I have a sovereign at home,
the only one whom my soul venerates;
His gray hair is his crown,
honor is his law and virtue is his guide.

In slow hours of misery and mourning,
full of firm and manly constancy,
keep the faith with which he spoke to me about heaven
in the first hours of my childhood.

The bitter ban and sadness
They opened an incurable wound in his soul;
He is an old man, and he carries in his head
the dust of the path of life.

See the fierce storms of the world,
of luck the unfortunate hours,
and passes, like Christ the Tiberias,
standing on the curled waves.

Dry their tears, silence their pains,
and only on duty his eyes fixed,
collects thorns and spreads flowers
on the path he laid out for his children.
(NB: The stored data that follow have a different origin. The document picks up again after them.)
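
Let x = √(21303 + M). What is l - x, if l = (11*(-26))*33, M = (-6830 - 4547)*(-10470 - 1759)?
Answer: -9438 - 74*√25411 ≈ -21234.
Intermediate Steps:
M = 139129333 (M = -11377*(-12229) = 139129333)
x = 74*√25411 (x = √(21303 + 139129333) = √139150636 = 74*√25411 ≈ 11796.)
l = -9438 (l = -286*33 = -9438)
l - x = -9438 - 74*√25411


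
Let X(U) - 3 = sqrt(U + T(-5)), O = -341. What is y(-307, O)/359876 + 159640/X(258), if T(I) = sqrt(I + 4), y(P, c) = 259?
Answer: -21457792803781/11156515876 + 239460*I/31001 + 19875180*sqrt(258 + I)/31001 - 79820*I*sqrt(258 + I)/31001 ≈ 8374.6 - 13.676*I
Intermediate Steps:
T(I) = sqrt(4 + I)
X(U) = 3 + sqrt(I + U) (X(U) = 3 + sqrt(U + sqrt(4 - 5)) = 3 + sqrt(U + sqrt(-1)) = 3 + sqrt(U + I) = 3 + sqrt(I + U))
y(-307, O)/359876 + 159640/X(258) = 259/359876 + 159640/(3 + sqrt(I + 258)) = 259*(1/359876) + 159640/(3 + sqrt(258 + I)) = 259/359876 + 159640/(3 + sqrt(258 + I))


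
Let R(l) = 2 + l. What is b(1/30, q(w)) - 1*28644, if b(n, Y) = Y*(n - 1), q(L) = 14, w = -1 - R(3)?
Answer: -429863/15 ≈ -28658.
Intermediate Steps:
w = -6 (w = -1 - (2 + 3) = -1 - 1*5 = -1 - 5 = -6)
b(n, Y) = Y*(-1 + n)
b(1/30, q(w)) - 1*28644 = 14*(-1 + 1/30) - 1*28644 = 14*(-1 + 1/30) - 28644 = 14*(-29/30) - 28644 = -203/15 - 28644 = -429863/15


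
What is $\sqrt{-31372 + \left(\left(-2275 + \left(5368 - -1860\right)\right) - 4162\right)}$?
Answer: $i \sqrt{30581} \approx 174.87 i$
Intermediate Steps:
$\sqrt{-31372 + \left(\left(-2275 + \left(5368 - -1860\right)\right) - 4162\right)} = \sqrt{-31372 + \left(\left(-2275 + \left(5368 + 1860\right)\right) - 4162\right)} = \sqrt{-31372 + \left(\left(-2275 + 7228\right) - 4162\right)} = \sqrt{-31372 + \left(4953 - 4162\right)} = \sqrt{-31372 + 791} = \sqrt{-30581} = i \sqrt{30581}$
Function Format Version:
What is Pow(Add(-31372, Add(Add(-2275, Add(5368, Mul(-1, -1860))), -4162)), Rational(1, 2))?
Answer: Mul(I, Pow(30581, Rational(1, 2))) ≈ Mul(174.87, I)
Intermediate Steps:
Pow(Add(-31372, Add(Add(-2275, Add(5368, Mul(-1, -1860))), -4162)), Rational(1, 2)) = Pow(Add(-31372, Add(Add(-2275, Add(5368, 1860)), -4162)), Rational(1, 2)) = Pow(Add(-31372, Add(Add(-2275, 7228), -4162)), Rational(1, 2)) = Pow(Add(-31372, Add(4953, -4162)), Rational(1, 2)) = Pow(Add(-31372, 791), Rational(1, 2)) = Pow(-30581, Rational(1, 2)) = Mul(I, Pow(30581, Rational(1, 2)))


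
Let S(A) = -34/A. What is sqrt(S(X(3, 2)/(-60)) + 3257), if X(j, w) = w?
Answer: sqrt(4277) ≈ 65.399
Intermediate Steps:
sqrt(S(X(3, 2)/(-60)) + 3257) = sqrt(-34/(2/(-60)) + 3257) = sqrt(-34/(2*(-1/60)) + 3257) = sqrt(-34/(-1/30) + 3257) = sqrt(-34*(-30) + 3257) = sqrt(1020 + 3257) = sqrt(4277)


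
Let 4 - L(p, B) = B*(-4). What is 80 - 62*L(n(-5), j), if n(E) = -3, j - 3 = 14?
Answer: -4384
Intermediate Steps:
j = 17 (j = 3 + 14 = 17)
L(p, B) = 4 + 4*B (L(p, B) = 4 - B*(-4) = 4 - (-4)*B = 4 + 4*B)
80 - 62*L(n(-5), j) = 80 - 62*(4 + 4*17) = 80 - 62*(4 + 68) = 80 - 62*72 = 80 - 4464 = -4384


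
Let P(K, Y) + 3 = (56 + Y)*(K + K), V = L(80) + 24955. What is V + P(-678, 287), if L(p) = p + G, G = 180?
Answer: -439896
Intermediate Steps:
L(p) = 180 + p (L(p) = p + 180 = 180 + p)
V = 25215 (V = (180 + 80) + 24955 = 260 + 24955 = 25215)
P(K, Y) = -3 + 2*K*(56 + Y) (P(K, Y) = -3 + (56 + Y)*(K + K) = -3 + (56 + Y)*(2*K) = -3 + 2*K*(56 + Y))
V + P(-678, 287) = 25215 + (-3 + 112*(-678) + 2*(-678)*287) = 25215 + (-3 - 75936 - 389172) = 25215 - 465111 = -439896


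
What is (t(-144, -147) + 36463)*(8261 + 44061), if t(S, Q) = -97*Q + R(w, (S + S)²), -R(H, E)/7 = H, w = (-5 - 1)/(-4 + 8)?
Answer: 2654425865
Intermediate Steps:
w = -3/2 (w = -6/4 = -6*¼ = -3/2 ≈ -1.5000)
R(H, E) = -7*H
t(S, Q) = 21/2 - 97*Q (t(S, Q) = -97*Q - 7*(-3/2) = -97*Q + 21/2 = 21/2 - 97*Q)
(t(-144, -147) + 36463)*(8261 + 44061) = ((21/2 - 97*(-147)) + 36463)*(8261 + 44061) = ((21/2 + 14259) + 36463)*52322 = (28539/2 + 36463)*52322 = (101465/2)*52322 = 2654425865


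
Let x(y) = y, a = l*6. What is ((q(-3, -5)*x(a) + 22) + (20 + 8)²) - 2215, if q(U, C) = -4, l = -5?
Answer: -1289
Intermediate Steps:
a = -30 (a = -5*6 = -30)
((q(-3, -5)*x(a) + 22) + (20 + 8)²) - 2215 = ((-4*(-30) + 22) + (20 + 8)²) - 2215 = ((120 + 22) + 28²) - 2215 = (142 + 784) - 2215 = 926 - 2215 = -1289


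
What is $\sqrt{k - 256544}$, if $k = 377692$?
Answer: $2 \sqrt{30287} \approx 348.06$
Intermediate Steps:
$\sqrt{k - 256544} = \sqrt{377692 - 256544} = \sqrt{121148} = 2 \sqrt{30287}$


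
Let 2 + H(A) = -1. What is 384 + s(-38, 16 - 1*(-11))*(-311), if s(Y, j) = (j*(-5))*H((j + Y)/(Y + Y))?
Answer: -125571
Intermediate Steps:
H(A) = -3 (H(A) = -2 - 1 = -3)
s(Y, j) = 15*j (s(Y, j) = (j*(-5))*(-3) = -5*j*(-3) = 15*j)
384 + s(-38, 16 - 1*(-11))*(-311) = 384 + (15*(16 - 1*(-11)))*(-311) = 384 + (15*(16 + 11))*(-311) = 384 + (15*27)*(-311) = 384 + 405*(-311) = 384 - 125955 = -125571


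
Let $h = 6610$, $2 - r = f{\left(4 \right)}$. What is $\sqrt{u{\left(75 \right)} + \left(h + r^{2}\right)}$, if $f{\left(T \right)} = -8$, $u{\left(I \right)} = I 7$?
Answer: $\sqrt{7235} \approx 85.059$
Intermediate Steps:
$u{\left(I \right)} = 7 I$
$r = 10$ ($r = 2 - -8 = 2 + 8 = 10$)
$\sqrt{u{\left(75 \right)} + \left(h + r^{2}\right)} = \sqrt{7 \cdot 75 + \left(6610 + 10^{2}\right)} = \sqrt{525 + \left(6610 + 100\right)} = \sqrt{525 + 6710} = \sqrt{7235}$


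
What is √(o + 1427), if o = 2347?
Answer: √3774 ≈ 61.433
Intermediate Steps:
√(o + 1427) = √(2347 + 1427) = √3774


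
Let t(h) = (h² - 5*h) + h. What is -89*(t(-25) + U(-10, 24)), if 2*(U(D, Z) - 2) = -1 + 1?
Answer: -64703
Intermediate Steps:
U(D, Z) = 2 (U(D, Z) = 2 + (-1 + 1)/2 = 2 + (½)*0 = 2 + 0 = 2)
t(h) = h² - 4*h
-89*(t(-25) + U(-10, 24)) = -89*(-25*(-4 - 25) + 2) = -89*(-25*(-29) + 2) = -89*(725 + 2) = -89*727 = -64703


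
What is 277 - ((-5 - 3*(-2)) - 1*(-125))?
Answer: 151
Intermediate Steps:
277 - ((-5 - 3*(-2)) - 1*(-125)) = 277 - ((-5 + 6) + 125) = 277 - (1 + 125) = 277 - 1*126 = 277 - 126 = 151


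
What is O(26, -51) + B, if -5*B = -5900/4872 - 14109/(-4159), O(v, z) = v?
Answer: 647485823/25328310 ≈ 25.564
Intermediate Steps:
B = -11050237/25328310 (B = -(-5900/4872 - 14109/(-4159))/5 = -(-5900*1/4872 - 14109*(-1/4159))/5 = -(-1475/1218 + 14109/4159)/5 = -1/5*11050237/5065662 = -11050237/25328310 ≈ -0.43628)
O(26, -51) + B = 26 - 11050237/25328310 = 647485823/25328310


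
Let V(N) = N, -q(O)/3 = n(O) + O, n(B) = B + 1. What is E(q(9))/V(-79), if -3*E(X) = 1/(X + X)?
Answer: -1/27018 ≈ -3.7012e-5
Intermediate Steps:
n(B) = 1 + B
q(O) = -3 - 6*O (q(O) = -3*((1 + O) + O) = -3*(1 + 2*O) = -3 - 6*O)
E(X) = -1/(6*X) (E(X) = -1/(3*(X + X)) = -1/(2*X)/3 = -1/(6*X))
E(q(9))/V(-79) = -1/(6*(-3 - 6*9))/(-79) = -1/(6*(-3 - 54))*(-1/79) = -⅙/(-57)*(-1/79) = -⅙*(-1/57)*(-1/79) = (1/342)*(-1/79) = -1/27018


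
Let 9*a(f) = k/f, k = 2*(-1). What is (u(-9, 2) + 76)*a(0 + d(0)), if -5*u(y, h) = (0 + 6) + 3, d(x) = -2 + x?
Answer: 371/45 ≈ 8.2444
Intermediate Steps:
u(y, h) = -9/5 (u(y, h) = -((0 + 6) + 3)/5 = -(6 + 3)/5 = -⅕*9 = -9/5)
k = -2
a(f) = -2/(9*f) (a(f) = (-2/f)/9 = -2/(9*f))
(u(-9, 2) + 76)*a(0 + d(0)) = (-9/5 + 76)*(-2/(9*(0 + (-2 + 0)))) = 371*(-2/(9*(0 - 2)))/5 = 371*(-2/9/(-2))/5 = 371*(-2/9*(-½))/5 = (371/5)*(⅑) = 371/45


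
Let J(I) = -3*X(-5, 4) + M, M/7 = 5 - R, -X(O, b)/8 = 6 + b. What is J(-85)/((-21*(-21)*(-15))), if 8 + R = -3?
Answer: -352/6615 ≈ -0.053212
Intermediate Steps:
R = -11 (R = -8 - 3 = -11)
X(O, b) = -48 - 8*b (X(O, b) = -8*(6 + b) = -48 - 8*b)
M = 112 (M = 7*(5 - 1*(-11)) = 7*(5 + 11) = 7*16 = 112)
J(I) = 352 (J(I) = -3*(-48 - 8*4) + 112 = -3*(-48 - 32) + 112 = -3*(-80) + 112 = 240 + 112 = 352)
J(-85)/((-21*(-21)*(-15))) = 352/((-21*(-21)*(-15))) = 352/((441*(-15))) = 352/(-6615) = 352*(-1/6615) = -352/6615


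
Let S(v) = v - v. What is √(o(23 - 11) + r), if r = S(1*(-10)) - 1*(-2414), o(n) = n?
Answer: √2426 ≈ 49.254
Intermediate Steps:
S(v) = 0
r = 2414 (r = 0 - 1*(-2414) = 0 + 2414 = 2414)
√(o(23 - 11) + r) = √((23 - 11) + 2414) = √(12 + 2414) = √2426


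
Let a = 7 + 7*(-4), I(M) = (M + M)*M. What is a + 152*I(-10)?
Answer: 30379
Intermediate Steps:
I(M) = 2*M² (I(M) = (2*M)*M = 2*M²)
a = -21 (a = 7 - 28 = -21)
a + 152*I(-10) = -21 + 152*(2*(-10)²) = -21 + 152*(2*100) = -21 + 152*200 = -21 + 30400 = 30379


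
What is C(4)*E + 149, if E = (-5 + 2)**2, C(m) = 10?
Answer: 239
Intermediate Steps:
E = 9 (E = (-3)**2 = 9)
C(4)*E + 149 = 10*9 + 149 = 90 + 149 = 239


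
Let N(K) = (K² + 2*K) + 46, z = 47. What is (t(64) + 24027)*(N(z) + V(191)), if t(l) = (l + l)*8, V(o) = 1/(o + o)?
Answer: 22478738269/382 ≈ 5.8845e+7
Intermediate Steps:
V(o) = 1/(2*o)
t(l) = 16*l (t(l) = (2*l)*8 = 16*l)
N(K) = 46 + K² + 2*K
(t(64) + 24027)*(N(z) + V(191)) = (16*64 + 24027)*((46 + 47² + 2*47) + (½)/191) = (1024 + 24027)*((46 + 2209 + 94) + (½)*(1/191)) = 25051*(2349 + 1/382) = 25051*(897319/382) = 22478738269/382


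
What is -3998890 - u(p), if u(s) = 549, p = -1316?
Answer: -3999439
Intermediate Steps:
-3998890 - u(p) = -3998890 - 1*549 = -3998890 - 549 = -3999439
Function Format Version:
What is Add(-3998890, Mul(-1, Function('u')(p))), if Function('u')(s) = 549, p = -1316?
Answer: -3999439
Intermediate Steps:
Add(-3998890, Mul(-1, Function('u')(p))) = Add(-3998890, Mul(-1, 549)) = Add(-3998890, -549) = -3999439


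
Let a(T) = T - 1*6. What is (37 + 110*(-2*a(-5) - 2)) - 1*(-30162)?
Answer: 32399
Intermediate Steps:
a(T) = -6 + T (a(T) = T - 6 = -6 + T)
(37 + 110*(-2*a(-5) - 2)) - 1*(-30162) = (37 + 110*(-2*(-6 - 5) - 2)) - 1*(-30162) = (37 + 110*(-2*(-11) - 2)) + 30162 = (37 + 110*(22 - 2)) + 30162 = (37 + 110*20) + 30162 = (37 + 2200) + 30162 = 2237 + 30162 = 32399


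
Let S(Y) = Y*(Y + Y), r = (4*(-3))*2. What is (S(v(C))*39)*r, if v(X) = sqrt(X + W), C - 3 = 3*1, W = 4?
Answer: -18720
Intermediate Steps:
r = -24 (r = -12*2 = -24)
C = 6 (C = 3 + 3*1 = 3 + 3 = 6)
v(X) = sqrt(4 + X) (v(X) = sqrt(X + 4) = sqrt(4 + X))
S(Y) = 2*Y**2 (S(Y) = Y*(2*Y) = 2*Y**2)
(S(v(C))*39)*r = ((2*(sqrt(4 + 6))**2)*39)*(-24) = ((2*(sqrt(10))**2)*39)*(-24) = ((2*10)*39)*(-24) = (20*39)*(-24) = 780*(-24) = -18720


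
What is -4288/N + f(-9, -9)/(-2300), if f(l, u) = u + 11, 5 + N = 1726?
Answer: -4932921/1979150 ≈ -2.4924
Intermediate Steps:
N = 1721 (N = -5 + 1726 = 1721)
f(l, u) = 11 + u
-4288/N + f(-9, -9)/(-2300) = -4288/1721 + (11 - 9)/(-2300) = -4288*1/1721 + 2*(-1/2300) = -4288/1721 - 1/1150 = -4932921/1979150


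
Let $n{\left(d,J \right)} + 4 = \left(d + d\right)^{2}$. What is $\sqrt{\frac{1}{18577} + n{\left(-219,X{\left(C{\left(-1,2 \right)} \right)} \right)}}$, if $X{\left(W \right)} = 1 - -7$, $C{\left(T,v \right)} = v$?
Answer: $\frac{\sqrt{66204929597937}}{18577} \approx 438.0$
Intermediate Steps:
$X{\left(W \right)} = 8$ ($X{\left(W \right)} = 1 + 7 = 8$)
$n{\left(d,J \right)} = -4 + 4 d^{2}$ ($n{\left(d,J \right)} = -4 + \left(d + d\right)^{2} = -4 + \left(2 d\right)^{2} = -4 + 4 d^{2}$)
$\sqrt{\frac{1}{18577} + n{\left(-219,X{\left(C{\left(-1,2 \right)} \right)} \right)}} = \sqrt{\frac{1}{18577} - \left(4 - 4 \left(-219\right)^{2}\right)} = \sqrt{\frac{1}{18577} + \left(-4 + 4 \cdot 47961\right)} = \sqrt{\frac{1}{18577} + \left(-4 + 191844\right)} = \sqrt{\frac{1}{18577} + 191840} = \sqrt{\frac{3563811681}{18577}} = \frac{\sqrt{66204929597937}}{18577}$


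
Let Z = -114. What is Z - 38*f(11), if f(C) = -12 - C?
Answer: 760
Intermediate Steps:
Z - 38*f(11) = -114 - 38*(-12 - 1*11) = -114 - 38*(-12 - 11) = -114 - 38*(-23) = -114 + 874 = 760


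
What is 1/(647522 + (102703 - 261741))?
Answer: 1/488484 ≈ 2.0471e-6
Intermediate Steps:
1/(647522 + (102703 - 261741)) = 1/(647522 - 159038) = 1/488484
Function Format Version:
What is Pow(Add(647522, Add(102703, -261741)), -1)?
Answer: Rational(1, 488484) ≈ 2.0471e-6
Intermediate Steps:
Pow(Add(647522, Add(102703, -261741)), -1) = Pow(Add(647522, -159038), -1) = Pow(488484, -1) = Rational(1, 488484)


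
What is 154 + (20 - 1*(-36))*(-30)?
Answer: -1526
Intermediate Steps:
154 + (20 - 1*(-36))*(-30) = 154 + (20 + 36)*(-30) = 154 + 56*(-30) = 154 - 1680 = -1526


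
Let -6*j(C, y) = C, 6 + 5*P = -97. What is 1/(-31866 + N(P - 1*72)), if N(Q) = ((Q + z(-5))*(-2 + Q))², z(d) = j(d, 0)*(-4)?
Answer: 5625/463101092359 ≈ 1.2146e-8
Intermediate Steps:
P = -103/5 (P = -6/5 + (⅕)*(-97) = -6/5 - 97/5 = -103/5 ≈ -20.600)
j(C, y) = -C/6
z(d) = 2*d/3 (z(d) = -d/6*(-4) = 2*d/3)
N(Q) = (-2 + Q)²*(-10/3 + Q)² (N(Q) = ((Q + (⅔)*(-5))*(-2 + Q))² = ((Q - 10/3)*(-2 + Q))² = ((-10/3 + Q)*(-2 + Q))² = ((-2 + Q)*(-10/3 + Q))² = (-2 + Q)²*(-10/3 + Q)²)
1/(-31866 + N(P - 1*72)) = 1/(-31866 + (-10 + 3*(-103/5 - 1*72))²*(-2 + (-103/5 - 1*72))²/9) = 1/(-31866 + (-10 + 3*(-103/5 - 72))²*(-2 + (-103/5 - 72))²/9) = 1/(-31866 + (-10 + 3*(-463/5))²*(-2 - 463/5)²/9) = 1/(-31866 + (-10 - 1389/5)²*(-473/5)²/9) = 1/(-31866 + (⅑)*(-1439/5)²*(223729/25)) = 1/(-31866 + (⅑)*(2070721/25)*(223729/25)) = 1/(-31866 + 463280338609/5625) = 1/(463101092359/5625) = 5625/463101092359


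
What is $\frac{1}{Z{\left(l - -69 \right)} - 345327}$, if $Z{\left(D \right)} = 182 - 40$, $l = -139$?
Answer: $- \frac{1}{345185} \approx -2.897 \cdot 10^{-6}$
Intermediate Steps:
$Z{\left(D \right)} = 142$ ($Z{\left(D \right)} = 182 - 40 = 142$)
$\frac{1}{Z{\left(l - -69 \right)} - 345327} = \frac{1}{142 - 345327} = \frac{1}{-345185} = - \frac{1}{345185}$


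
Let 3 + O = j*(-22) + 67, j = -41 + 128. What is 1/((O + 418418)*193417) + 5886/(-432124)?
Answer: -16937245169939/1243457379966648 ≈ -0.013621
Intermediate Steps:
j = 87
O = -1850 (O = -3 + (87*(-22) + 67) = -3 + (-1914 + 67) = -3 - 1847 = -1850)
1/((O + 418418)*193417) + 5886/(-432124) = 1/((-1850 + 418418)*193417) + 5886/(-432124) = (1/193417)/416568 + 5886*(-1/432124) = (1/416568)*(1/193417) - 2943/216062 = 1/80571332856 - 2943/216062 = -16937245169939/1243457379966648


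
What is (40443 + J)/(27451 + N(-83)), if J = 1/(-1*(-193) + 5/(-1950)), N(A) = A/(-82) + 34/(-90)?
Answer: 11232745815330/7624488591839 ≈ 1.4732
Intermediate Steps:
N(A) = -17/45 - A/82 (N(A) = A*(-1/82) + 34*(-1/90) = -A/82 - 17/45 = -17/45 - A/82)
J = 390/75269 (J = 1/(193 - 1/1950*5) = 1/(193 - 1/390) = 1/(75269/390) = 390/75269 ≈ 0.0051814)
(40443 + J)/(27451 + N(-83)) = (40443 + 390/75269)/(27451 + (-17/45 - 1/82*(-83))) = 3044104557/(75269*(27451 + (-17/45 + 83/82))) = 3044104557/(75269*(27451 + 2341/3690)) = 3044104557/(75269*(101296531/3690)) = (3044104557/75269)*(3690/101296531) = 11232745815330/7624488591839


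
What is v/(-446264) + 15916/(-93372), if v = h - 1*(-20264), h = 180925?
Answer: -6472039283/10417140552 ≈ -0.62129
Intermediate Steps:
v = 201189 (v = 180925 - 1*(-20264) = 180925 + 20264 = 201189)
v/(-446264) + 15916/(-93372) = 201189/(-446264) + 15916/(-93372) = 201189*(-1/446264) + 15916*(-1/93372) = -201189/446264 - 3979/23343 = -6472039283/10417140552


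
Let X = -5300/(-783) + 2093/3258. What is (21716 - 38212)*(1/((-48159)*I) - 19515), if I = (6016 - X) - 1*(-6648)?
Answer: 6179725091947346803344/19196495533003 ≈ 3.2192e+8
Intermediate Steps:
X = 2100691/283446 (X = -5300*(-1/783) + 2093*(1/3258) = 5300/783 + 2093/3258 = 2100691/283446 ≈ 7.4113)
I = 3587459453/283446 (I = (6016 - 1*2100691/283446) - 1*(-6648) = (6016 - 2100691/283446) + 6648 = 1703110445/283446 + 6648 = 3587459453/283446 ≈ 12657.)
(21716 - 38212)*(1/((-48159)*I) - 19515) = (21716 - 38212)*(1/((-48159)*(3587459453/283446)) - 19515) = -16496*(-1/48159*283446/3587459453 - 19515) = -16496*(-31494/19196495533003 - 19515) = -16496*(-374619610326585039/19196495533003) = 6179725091947346803344/19196495533003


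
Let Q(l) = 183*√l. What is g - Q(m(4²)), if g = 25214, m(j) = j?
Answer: 24482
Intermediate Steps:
g - Q(m(4²)) = 25214 - 183*√(4²) = 25214 - 183*√16 = 25214 - 183*4 = 25214 - 1*732 = 25214 - 732 = 24482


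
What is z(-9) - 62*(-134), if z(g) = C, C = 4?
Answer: 8312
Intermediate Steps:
z(g) = 4
z(-9) - 62*(-134) = 4 - 62*(-134) = 4 + 8308 = 8312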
He told me: “To him who is good, bitterness
He never wets his cheeks with tears:
in the world the flower of fortune
At the slightest breath it falls off.

“Do good without fear of sacrifice,
The man must fight serene and strong,
and find who hates evil and vice
a bed of roses in death.

“If you are poor, be content and be good;
If you are rich, protect the unfortunate,
and the same in your home as in someone else’s
Save your honor to live honestly.

“Love freedom, free is man
and its most severe judge is conscience;
as much as your honor guards your name,
for my name and my honor form your inheritance.”

This august code, in my soul could
Since I heard it, it has been recorded;
In all the storms he was my shield,
He has saved me from all the storms.

My father has in his serene gaze
faithful reflection of your honest conscience;
so much loving and good advice
I surprise you in the brilliance of your gaze!

The nobility of the soul is its nobility;
the glory of duty forms his glory;
He is poor, but he contains his poverty
the biggest page in its history.

Being the worship of my soul your affection,
As luck would have it, by honoring his name,
was the love that inspired me as a child
the most sacred inspiration of man.

May heaven grant that the song that inspires me
His eyes always see him with love,
and of all the verses of my lyre
These are the ones worthy of his name.